And he said, You have asked a hard thing; yet, if you see me as I am being taken from you, it shall be so for you, but if you do not see me, it shall not be so. – 2 Kings 2:10
And when he had said these things, as they were looking on, he was lifted up, and a cloud took him out of their sight. -- Acts 1:9
Elijah and Elisha were not, as far as we know, among the
writing prophets. They did prophesy,
certainly, but not in the systematic way of Isaiah, Jeremiah, Ezekiel, and the
rest. Instead, they were associated with
the miraculous.
Types and all that can get confusing. The New Testament talks about John the
Baptist coming in the spirit and power of Elijah as the forerunner, the one
who prepares the way for Christ.
Understanding it from that perspective, the more powerful Elisha
represents Christ. However, in his being
caught up to heaven, Elijah foreshadows the Ascension of Jesus, so the
doubly-anointed Elisha is a type of the Church after Pentecost.

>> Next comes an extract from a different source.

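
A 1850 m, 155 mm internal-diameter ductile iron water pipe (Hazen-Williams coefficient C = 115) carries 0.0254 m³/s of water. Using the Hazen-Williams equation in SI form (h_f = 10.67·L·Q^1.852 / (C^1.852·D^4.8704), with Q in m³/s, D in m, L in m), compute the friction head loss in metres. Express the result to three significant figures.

h_f = 10.67·1850·0.0254^1.852 / (115^1.852·0.155^4.8704) = 29.38 m

h_f ≈ 29.4 m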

Why would seeing Elijah “taken from” him give Elisha the “double
portion” he had requested? Note that the
double portion is often misinterpreted.
The eldest son received the double portion of the estate. Elisha was not asking for more power but to
be the legitimate heir and recognized successor of his master. So, too, it is the Church that is the heir of
our ascended Lord upon the earth.
The Ascension reveals that not everything is
horizontal. It gives us a glimpse out of
the flatland of death, out of the bent world defined by time and space and insight into the
transcendent and the vertical. If Elisha
saw into this divine dimension to which his master was translated, he was
indeed the heir. If the Church sees
Christ resurrected and ascended, it, too, is heir to the kingdom.